In der Städte-Übersicht auf dieser Seite steht Heikendorf immer noch (Stand von 2015) als Gemeinde ohne Zweitwohnungssteuer da, wobei diese aber in Planung sei. Fakt ist:

In Heikendorf wurde ab 1.1.2016 eine (deftige) Zweitwohnungssteuer eingeführt, mittels Hochrechnung der Jahresrohmiete nach den Wertverhältnissen von 1964. Aufgrund der Urteile des Bundesverfassungsgerichts vom 18.7.19 (Az 1 BvR 807/12, 1 BvR 2917/13) und des Bundesverwaltungsgerichts vom 27.11.19 (Az BVerwG 9 C 6.18, BVerwG 9 C 7.18, BVerwG 9 C 3.19, BVerwG 9 C 4.19) ist diese Berechnungsgrundlage rechtswidrig.
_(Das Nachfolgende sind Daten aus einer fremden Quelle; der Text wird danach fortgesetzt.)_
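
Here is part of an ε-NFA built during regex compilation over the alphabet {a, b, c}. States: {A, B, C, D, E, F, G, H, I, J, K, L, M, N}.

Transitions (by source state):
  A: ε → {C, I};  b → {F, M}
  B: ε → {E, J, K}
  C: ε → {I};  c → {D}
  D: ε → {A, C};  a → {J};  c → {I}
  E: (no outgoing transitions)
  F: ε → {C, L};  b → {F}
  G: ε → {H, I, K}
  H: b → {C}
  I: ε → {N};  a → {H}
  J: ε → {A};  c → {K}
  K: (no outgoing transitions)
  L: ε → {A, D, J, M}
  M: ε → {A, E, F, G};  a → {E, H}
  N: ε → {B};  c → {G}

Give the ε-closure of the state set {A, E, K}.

{A, B, C, E, I, J, K, N}

Start with {A, E, K}.
From A via ε: add C, I.
From I via ε: add N.
From N via ε: add B.
From B via ε: add J.
No new states can be added; the closed set is {A, B, C, E, I, J, K, N}.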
Das Amt Schrevenborn hat in der letzten Januarwoche 2020 mitgeteilt, daß bis zur Beschlußfassung einer neuen Zweitwohnungssteuersatzung zunächst kein Festsetzungsbescheid 2019 und kein Vorauszahlungsbescheid 2020 versandt wird. Die Neufassung der Satzung werde rückwirkend zum 1.1.19 erfolgen und ein Schlechterstellungsverbot für das Jahr 2019 beinhalten.

Nur zur Größenordnung: Für eine Zweitwohnung von ca. 78qm in einem kurz nach 2000 erstellten Mehrfamilienhaus verlangt Heikendorf eine Zweitwohnungssteuer von über 1200€ pro Jahr, und zwar jährlich ansteigend; die Steuer ist gegenüber den genannten Daten seit ihrer Einführung bereits um über 50€ im Jahr gestiegen. Außerdem werden Zweitwohnungsbesitzer seitdem zur Zahlung einer Kurtaxe herangezogen. Wer also eine Zweitwohnung wie beschrieben in Heikendorf besitzt und diese aufgrund seiner Lebenssituation nicht bzw. nur mit gravierenden Konsequenzen veräußern kann und sie daher behält, der hat plötzlich seit dem 1.1.2016 ohne irgendeine Änderung seiner übrigen Lebensverhältnisse monatlich ca.110€ weniger als vorher im Budget. Im Effekt ist das für den Bürger nichts anderes als eine drastische Einkommenskürzung. Nach den bisherigen Verlautbarungen ist kaum zu erwarten, daß sich daran größenordnungsmäßig viel ändert; es geht nur um eine neue Begründung dieses unverschämten Griffs in die Taschen der Bürger. Offenbar reicht die Phantasie der Zuständigen nur so weit, als müßten privat genutzte Zweitwohnungen wohl von Superreichen (die die Steuer nicht ernsthaft tangiert) für ein paar Wochen im Sommerurlaub gekauft worden sein.